Shares of electric truck maker Nikola opened sharply lower Monday after the company announced a recall of all the battery-electric semitrucks it has made to date — 209 in total — after an investigation into a recent fire found a flaw.

Shares fell more than 6% Monday to $1.82 each.

The recalls do not affect Nikola’s latest model, a semitruck powered by a hydrogen fuel cell. Production of the fuel cell trucks began last month.

Nikola said late Friday that a third-party investigation found that a coolant leak inside a battery pack was likely responsible for a fire in a truck parked at the company’s Phoenix headquarters on June 23. That fire spread to other nearby trucks, destroying five.

Nikola had originally suspected that the trucks were deliberately set on fire in an act of vandalism. It now believes that “foul play or other external factors were unlikely to have caused the incident,” it said in its Friday night statement.

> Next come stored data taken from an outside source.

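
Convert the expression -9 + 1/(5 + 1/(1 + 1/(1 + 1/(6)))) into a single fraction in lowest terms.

Compute successive convergents:
a_0 = -9: -9/1
a_1 = 5: -44/5
a_2 = 1: -53/6
a_3 = 1: -97/11
a_4 = 6: -635/72

-635/72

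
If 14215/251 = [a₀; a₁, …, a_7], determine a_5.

1

Run the Euclidean algorithm, recording each quotient:
⌊14215/251⌋ = 56, remainder 159
⌊251/159⌋ = 1, remainder 92
⌊159/92⌋ = 1, remainder 67
⌊92/67⌋ = 1, remainder 25
⌊67/25⌋ = 2, remainder 17
⌊25/17⌋ = 1, remainder 8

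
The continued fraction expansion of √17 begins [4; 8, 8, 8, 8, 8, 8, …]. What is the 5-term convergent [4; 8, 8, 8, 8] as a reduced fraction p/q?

a_0 = 4: 4/1
a_1 = 8: 33/8
a_2 = 8: 268/65
a_3 = 8: 2177/528
a_4 = 8: 17684/4289

17684/4289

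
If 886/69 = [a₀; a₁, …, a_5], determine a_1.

1

886 ÷ 69 → quotient 12, remainder 58
69 ÷ 58 → quotient 1, remainder 11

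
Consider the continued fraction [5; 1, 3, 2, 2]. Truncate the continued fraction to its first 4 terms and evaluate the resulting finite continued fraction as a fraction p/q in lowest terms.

Start with 2.
3 + 1/(2/1) = 3 + 1/2 = 7/2
1 + 1/(7/2) = 1 + 2/7 = 9/7
5 + 1/(9/7) = 5 + 7/9 = 52/9

52/9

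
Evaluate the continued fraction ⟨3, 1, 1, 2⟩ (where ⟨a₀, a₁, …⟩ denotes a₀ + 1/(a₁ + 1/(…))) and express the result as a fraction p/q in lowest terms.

a_0 = 3: 3/1
a_1 = 1: 4/1
a_2 = 1: 7/2
a_3 = 2: 18/5

18/5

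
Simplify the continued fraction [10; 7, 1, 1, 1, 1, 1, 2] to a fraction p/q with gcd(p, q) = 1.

Collapse the nested fraction from the inside out:
Start with 2.
1 + 1/(2/1) = 1 + 1/2 = 3/2
1 + 1/(3/2) = 1 + 2/3 = 5/3
1 + 1/(5/3) = 1 + 3/5 = 8/5
1 + 1/(8/5) = 1 + 5/8 = 13/8
1 + 1/(13/8) = 1 + 8/13 = 21/13
7 + 1/(21/13) = 7 + 13/21 = 160/21
10 + 1/(160/21) = 10 + 21/160 = 1621/160

1621/160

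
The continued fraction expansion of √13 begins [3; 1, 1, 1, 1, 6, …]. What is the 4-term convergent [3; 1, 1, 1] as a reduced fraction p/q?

11/3

Build up convergents one term at a time:
a_0 = 3: 3/1
a_1 = 1: 4/1
a_2 = 1: 7/2
a_3 = 1: 11/3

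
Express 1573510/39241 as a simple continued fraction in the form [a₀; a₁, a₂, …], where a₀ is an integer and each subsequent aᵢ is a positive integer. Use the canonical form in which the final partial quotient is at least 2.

[40; 10, 7, 6, 1, 1, 13, 3]

1573510 ÷ 39241 → quotient 40, remainder 3870
39241 ÷ 3870 → quotient 10, remainder 541
3870 ÷ 541 → quotient 7, remainder 83
541 ÷ 83 → quotient 6, remainder 43
83 ÷ 43 → quotient 1, remainder 40
43 ÷ 40 → quotient 1, remainder 3
40 ÷ 3 → quotient 13, remainder 1
3 ÷ 1 → quotient 3, remainder 0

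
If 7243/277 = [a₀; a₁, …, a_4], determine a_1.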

A second truck used by the company’s engineering team had a similar battery-pack malfunction on Aug. 10, though the problem was caught before it became a major fire, Nikola said.

Following the third-party report, Nikola’s own engineers determined that a component in the battery pack, manufactured by an outside supplier, is the likely culprit. It expects to have a repair available soon.

The company is halting sales of its battery-electric trucks until the repair is available.

Nikola is remotely monitoring all of its battery-electric trucks for signs of a similar defect. Although the company said it believes the risk is low — only two battery packs out of over 3,100 made have had the problem, it noted — it advised operators that while they can continue to use the trucks, the trucks should be parked outside until the repair is made.